ENDING ENDLESS 雑記帖

文芸・音楽系文筆業=円堂都司昭のブログ

2013年3部作と東日本大震災

エンタメ小説進化論 “今”が読める作品案内』の半分程度は、「メフィスト」でやっていた「むちゃぶり御免! 大胆エンタメ進化論」を加筆修正して収録したものだ。その連載中に東日本大震災が起きたのだった。
当初は「むちゃぶり」というトリッキーなルール設定による遊戯的な評論としてスタートしたのだが、震災以後はシリアスな感覚も混じらざるをえなくなった。2年前の震災翌日に、液状化して街並みが歪んでしまった浦安から、倒れることなく真っ直ぐ立っていた東京スカイツリーを眺めた時の心持ちを書いた部分など、直接、それが表れている。


ディズニーの隣の風景: オンステージ化する日本』は、ディズニー/浦安を一つの象徴的なケースとして、日本における地域、場所のイメージの変容を考察するのがテーマだったから、震災の影響はより濃い。浦安の液状化についてより詳細に語っているし、日本の土地が不動産と呼べるほど不動ではない現実にも目を向けている。
また、震災後の風評被害が、日頃の“風評商売”の延長線上にある必然的な出来事だった点も述べた。
円堂都司昭の2013年3部作では、この本がもっともストレートに“震災後”という色彩が強い。

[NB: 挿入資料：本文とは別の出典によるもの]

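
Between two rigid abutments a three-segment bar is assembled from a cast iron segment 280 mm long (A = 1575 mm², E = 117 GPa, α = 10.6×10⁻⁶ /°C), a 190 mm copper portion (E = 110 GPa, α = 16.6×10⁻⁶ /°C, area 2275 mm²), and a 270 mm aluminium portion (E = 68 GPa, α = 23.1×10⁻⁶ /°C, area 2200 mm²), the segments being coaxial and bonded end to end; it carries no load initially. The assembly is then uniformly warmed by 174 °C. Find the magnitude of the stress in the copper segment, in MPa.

σ ≈ 231 MPa (compressive)

Free thermal expansion of the whole bar: Σ αᵢΔT Lᵢ = 10.6×10⁻⁶×174×280 + 16.6×10⁻⁶×174×190 + 23.1×10⁻⁶×174×270 = 2.15 mm.
The rigid supports impose zero overall length change; the single axial force P common to all segments must satisfy P Σ Lᵢ/(AᵢEᵢ) = δ_free.
The series flexibility is Σ Lᵢ/(AᵢEᵢ) = 280/(1575×117×10³) + 190/(2275×110×10³) + 270/(2200×68×10³) = 4.084×10⁻⁶ mm/N.
Hence P = δ_free / Σ(L/AE) = 2.15/4.084×10⁻⁶ = 526.6 kN (compressive).
σ_{copper} = P / A = 526600 / 2275 = 231.5 MPa.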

その点、微妙なのは、『ソーシャル化する音楽 「聴取」から「遊び」へ』だろう。斉藤和義の反原発ソングに対するいきものがかり水野良樹の反発など、震災関連の記述もないではない。
しかし、(60年代のロックやフォークのような)音楽に自己表現や社会批判を求める傾向が、時代を追って退潮し、より「遊び」的なものへと重点移動した経過を観察した評論である。したがって、社会問題のために(震災のために、反原発のために)音楽はなにができるか――という類のテーマ設定に、今、大々的なリアリティを認める内容ではない。
とはいえ、現在の音楽がまったく非「社会」的だといいたいのではない。(歌手たちも口にしがちな)「絆」という社会的なスローガンにうさんくささがあるにせよ、それこそ「ソーシャル」な情報インフラによる「つながり」によって、音楽が受容されているという現状がある。
良かれ悪しかれ、震災後の共同性を考えようとする時、「ソーシャル」な「つながり」は避けて通れない。そのことは意識しつつ、書いた。

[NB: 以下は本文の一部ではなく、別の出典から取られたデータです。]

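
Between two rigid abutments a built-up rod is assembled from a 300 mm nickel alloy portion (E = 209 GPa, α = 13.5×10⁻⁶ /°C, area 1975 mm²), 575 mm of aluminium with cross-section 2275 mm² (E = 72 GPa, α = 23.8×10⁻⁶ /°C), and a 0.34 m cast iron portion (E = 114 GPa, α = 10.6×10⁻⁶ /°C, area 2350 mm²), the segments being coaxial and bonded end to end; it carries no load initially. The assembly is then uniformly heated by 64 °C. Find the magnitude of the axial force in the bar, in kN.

P ≈ 248 kN (compressive)

With the walls removed the bar would change length by δ_free = Σ αᵢΔT Lᵢ = 13.5×10⁻⁶×64×300 + 23.8×10⁻⁶×64×575 + 10.6×10⁻⁶×64×340 = 1.366 mm.
Since the ends are fixed, an axial force P builds up, equal in every segment, with P · Σ Lᵢ/(AᵢEᵢ) = δ_free.
Σ Lᵢ/(AᵢEᵢ) = 300/(1975×209×10³) + 575/(2275×72×10³) + 340/(2350×114×10³) = 5.506×10⁻⁶ mm/N.
So P = 1.366 / 5.506×10⁻⁶ = 248 kN, compressive.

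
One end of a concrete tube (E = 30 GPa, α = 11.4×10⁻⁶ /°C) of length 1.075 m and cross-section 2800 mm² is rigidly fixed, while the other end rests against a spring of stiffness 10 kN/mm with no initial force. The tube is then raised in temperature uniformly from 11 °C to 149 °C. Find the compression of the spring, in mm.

Free thermal expansion: δ_free = αΔT L = 11.4×10⁻⁶ × 138 × 1075 = 1.691 mm.
With a force P in the spring, the elastic change of the tube is PL/(AE) and that of the spring is P/k; compatibility requires their sum to equal δ_free.
So P = δ_free / [L/(AE) + 1/k] = 1.691 / [ 1075/(2800×30×10³) + 1/(10×10³) ].
P = 1.691 / 0.0001128 = 14990 N.
Spring compression = P/k = 14990/(10×10³) = 1.499 mm.

δ ≈ 1.5 mm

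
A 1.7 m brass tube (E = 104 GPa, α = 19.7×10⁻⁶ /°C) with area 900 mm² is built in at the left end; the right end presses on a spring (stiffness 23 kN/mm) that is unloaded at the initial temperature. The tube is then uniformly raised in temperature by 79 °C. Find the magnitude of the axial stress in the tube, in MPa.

σ ≈ 47.7 MPa (compressive)

The unrestrained thermal change is αΔT L = 19.7×10⁻⁶ × 79 × 1700 = 2.646 mm.
With a force P in the spring, the elastic change of the tube is PL/(AE) and that of the spring is P/k; compatibility requires their sum to equal δ_free.
So P = δ_free / [L/(AE) + 1/k] = 2.646 / [ 1700/(900×104×10³) + 1/(23×10³) ].
P = 2.646 / 6.164×10⁻⁵ = 42920 N.
σ = P/A = 42920/900 = 47.69 MPa.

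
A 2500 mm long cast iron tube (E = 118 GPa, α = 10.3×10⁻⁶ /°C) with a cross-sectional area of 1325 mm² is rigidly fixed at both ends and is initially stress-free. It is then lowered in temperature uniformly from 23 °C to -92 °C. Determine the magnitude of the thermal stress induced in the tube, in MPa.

Because both ends are immovable the net strain is zero, and the suppressed thermal strain is αΔT = 10.3×10⁻⁶ × 115 = 1184.5×10⁻⁶.
σ = EαΔT = 118×10³ × 10.3×10⁻⁶ × 115 = 139.8 MPa (tensile; the tube is trying to contract).

σ ≈ 140 MPa (tensile)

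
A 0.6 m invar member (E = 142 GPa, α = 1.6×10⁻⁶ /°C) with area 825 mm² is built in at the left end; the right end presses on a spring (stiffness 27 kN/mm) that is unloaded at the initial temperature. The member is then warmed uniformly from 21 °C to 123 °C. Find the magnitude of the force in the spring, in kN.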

いずれも、2年前の3・11の前月に『ゼロ年代の論点 ウェブ・郊外・カルチャー (ソフトバンク新書)』を出版した後に単行本化を企画し、まとめたのである。だから、『エンタメ小説進化論』、『ディズニーの隣の風景』、『ソーシャル化する音楽』は、程度はともかく、私にとって“震災後”3部作という要素を持っているのは確か。